As an atheist, I find it impossible to believe that God, the one told by the Bible, the one who created Adam and then Eve as his companion, the one who put human evils into his grand design and then sent his own son to atone for those sins, made a special plan for Jane which deliberately inflicted pain onto her just so she could find Him on the bathroom floor. It is beyond any logical reasoning or rational thoughts. However, what struck me was this dialogue that Jane was having with God – this praying, this questioning, this human desire to inject meaning, this human need to believe that there is something bigger than ourselves, is in fact Jane having an internal dialogue with herself, with her inner voice. God never responded to her. It was her inner voice that she was talking to, the voice that represented all the good that still remained in her life despite the bad, the desire for life and love in the face of death and tragedy, the desire to find answers to all the questions that we do not have answers for, the desire to make sense of everything that does not make sense to us.
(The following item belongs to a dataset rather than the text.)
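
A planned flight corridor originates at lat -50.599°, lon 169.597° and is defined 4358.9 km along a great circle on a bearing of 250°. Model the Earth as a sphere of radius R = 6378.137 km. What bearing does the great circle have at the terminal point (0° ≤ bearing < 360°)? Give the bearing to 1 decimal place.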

That voice which carries with it not just what we are conscious of, but the hidden wisdom of our subconsciousness, the intelligence that is beyond just us, that is encoded in our DNA from millions of years of evolution, not just from our species, but from the species before us. We don’t know how these thoughts come to us, thoughts of wonder, of darkness, of light, of strength, of inspiration…we don’t know why we feel the emotions we do, the joy in the face of adversity, the laughter that comes with tears... But we know, many times the voice that wants to survive, and not just to survive, but to live and to thrive, will conquer, however mysteriously those thoughts and emotions occur… that voice persists… and lingers. We do not have a label for that voice… God, or spirituality, or divinity, are the closet words we can think of.
So Jane found God on the bathroom floor. She realized “when it comes to pain, God isn’t often in the business of taking it away. Instead, he adds to it. He is more of a giver than a taker. He doesn’t take away my darkness, he adds light. He doesn’t spare me of thirst, he brings water. He doesn’t cure my loneliness, he comes near.” For people like Jane, a religion, a story we tell about God, is what they need. That’s why we see such peace and joy in many religious people. But regardless of religion, that inner voice is within every one of us, with our billions of neurons firing, sending us signals from our subconscious, our ancestors, from the collective wisdom of the universe, giving us instructions to not give up, to be strong, to believe in ourselves, to live and love, and to have faith.
Interestingly, Jane said she changed her name to nightbirde because she wants to be “somebody that could sing through a dark time because I was so full of hope and assurance that there would be a morning.” Indeed, her voice has now been merged into the collective inner voice that not only guided her, but will continue to guide you and me, and many many others to come.
“Have faith in God. God has faith in you.”